Le débat présidentiel entre les 5 candidats à la présidentielle, le vendredi 6 décembre, a été décevant sur le plan économique. Pourtant, c’est un terrain sur lequel on attend beaucoup le futur président algérien, tant l’économie du pays se trouve dans une situation de crise profonde. Mais lors du débat inédit, aucun de 5 candidats n'a donné l'ébauche d'une vraie politique économique à même de sortir le pays de la crise.

Pourtant, après le défi de l'acceptation par la population, la crise économique profonde sera certainement le défi majeur à relever.

Preuve de l’ampleur de cette crise, le secteur du BTPH, secteur vital de toute économie, se trouve dans une situation catastrophique. Ce pilier de l’économie algérienne, derrière les hydrocarbures, est frappé de plein fouet par la crise financière. Selon l’Association générale des entrepreneurs algériens (AGEA), l’industrie de fabrication des matériaux de construction accuse une baisse de production comprise entre 70 et 80%.

Le secteur du BTPH –Bâtiment, travaux publics et hydraulique- est l’un des plus touchés. En effet, depuis le début de la crise, en 2014, ce sont 50.000 entreprises du secteur et sous-traitants qui sont tombés en faillite, selon la Confédération algérienne du patronat (CAP).

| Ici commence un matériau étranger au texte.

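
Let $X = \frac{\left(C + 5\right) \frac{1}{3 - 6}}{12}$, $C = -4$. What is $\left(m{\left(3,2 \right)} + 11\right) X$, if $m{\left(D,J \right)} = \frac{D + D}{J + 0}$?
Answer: $- \frac{7}{18} \approx -0.38889$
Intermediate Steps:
$m{\left(D,J \right)} = \frac{2 D}{J}$
$X = - \frac{1}{36}$ ($X = \frac{\left(-4 + 5\right) \frac{1}{3 - 6}}{12} = 1 \frac{1}{-3} \cdot \frac{1}{12} = 1 \left(- \frac{1}{3}\right) \frac{1}{12} = \left(- \frac{1}{3}\right) \frac{1}{12} = - \frac{1}{36} \approx -0.027778$)
$\left(m{\left(3,2 \right)} + 11\right) X = \left(2 \cdot 3 \cdot \frac{1}{2} + 11\right) \left(- \frac{1}{36}\right) = \left(3 + 11\right) \left(- \frac{1}{36}\right) = 14 \left(- \frac{1}{36}\right) = - \frac{7}{18}$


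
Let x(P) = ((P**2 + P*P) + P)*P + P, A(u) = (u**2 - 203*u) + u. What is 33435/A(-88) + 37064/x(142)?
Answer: 19309287295/14666042864 ≈ 1.3166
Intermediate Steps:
A(u) = u**2 - 202*u
x(P) = P + P*(P + 2*P**2) (x(P) = ((P**2 + P**2) + P)*P + P = (2*P**2 + P)*P + P = (P + 2*P**2)*P + P = P*(P + 2*P**2) + P = P + P*(P + 2*P**2))
33435/A(-88) + 37064/x(142) = 33435/((-88*(-202 - 88))) + 37064/((142*(1 + 142 + 2*142**2))) = 33435/((-88*(-290))) + 37064/((142*(1 + 142 + 2*20164))) = 33435/25520 + 37064/((142*(1 + 142 + 40328))) = 33435*(1/25520) + 37064/((142*40471)) = 6687/5104 + 37064/5746882 = 6687/5104 + 37064*(1/5746882) = 6687/5104 + 18532/2873441 = 19309287295/14666042864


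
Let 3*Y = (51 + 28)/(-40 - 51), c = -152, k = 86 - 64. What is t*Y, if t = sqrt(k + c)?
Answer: -79*I*sqrt(130)/273 ≈ -3.2994*I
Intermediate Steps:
k = 22
Y = -79/273 (Y = ((51 + 28)/(-40 - 51))/3 = (79/(-91))/3 = (79*(-1/91))/3 = (1/3)*(-79/91) = -79/273 ≈ -0.28938)
t = I*sqrt(130) (t = sqrt(22 - 152) = sqrt(-130) = I*sqrt(130) ≈ 11.402*I)
t*Y = (I*sqrt(130))*(-79/273) = -79*I*sqrt(130)/273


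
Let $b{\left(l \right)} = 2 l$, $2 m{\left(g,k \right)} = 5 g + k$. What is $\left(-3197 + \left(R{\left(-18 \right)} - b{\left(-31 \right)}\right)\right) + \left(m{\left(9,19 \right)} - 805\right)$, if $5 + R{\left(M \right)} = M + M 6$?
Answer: $-4039$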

La CAP vient de tirer la sonnette d’alarme en soulignant que si rien n’est fait, ce sont 350.000 entreprises qui risquent de mettre la clé sous le paillasson avec la disparition de 1,7 million d’emplois. En attendant, plusieurs entreprises du secteur ont déjà réduit leur voilure en procédant à des licenciements économiques.

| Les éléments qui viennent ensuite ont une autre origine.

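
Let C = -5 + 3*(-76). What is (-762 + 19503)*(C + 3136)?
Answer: 54405123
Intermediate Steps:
C = -233 (C = -5 - 228 = -233)
(-762 + 19503)*(C + 3136) = (-762 + 19503)*(-233 + 3136) = 18741*2903 = 54405123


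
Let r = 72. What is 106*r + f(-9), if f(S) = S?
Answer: 7623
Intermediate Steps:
106*r + f(-9) = 106*72 - 9 = 7632 - 9 = 7623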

Avec le gel de plusieurs projets d’infrastructures à cause de l’austérité consécutive à la crise, la situation ne va pas s’améliorer de sitôt pour le secteur et ce d’autant que le gouvernement a abandonné la «planche à billets», via laquelle il remboursait les opérateurs et finançait les projets et de nombreux départements, dont celui du ministère de l’Intérieur et de l’aménagement du territoire, ont gelé tous les grands projets initiés par leurs départements au titre de 2020.

Le BTPH n’est pas le seul secteur touché. Les secteurs automobile, électroménager et électronique, censés être le fer de lance de la politique de diversification économique sont tous en crise.

Après la multiplication rapide des unités de montage automobile, suite à la décision du gouvernement d’Abdelmalek Sellal d’interdire l’importation de véhicules aux concessionnaires qui ne mettraient pas en place des unités de montage automobile, les unités de montage ont poussé comme des champignons, sans stratégie politique définie. Les oligarques proches du régime Bouteflika (Haddad, Tahkout,...) avec l’appui des anciens Premiers ministres, Sellal et Ouyahia, ont été les grands bénéficiaires de ces unités de montage automobile.

Sans politique industrielle et vision économique, cette politique de montage s’est transformée en importations déguisées de véhicules quasi totalement montés et donc sans valeur ajoutée locale. Un fiasco qui a poussé le gouvernement actuel à fixer des quotas d’importation pour les kits de montage. La mesure appliquée immédiatement et avec effet rétroactif a poussé de nombreuses unités de montage à stopper net leurs chaînes de montage faute de kits, mettant une partie du personnel au chômage technique.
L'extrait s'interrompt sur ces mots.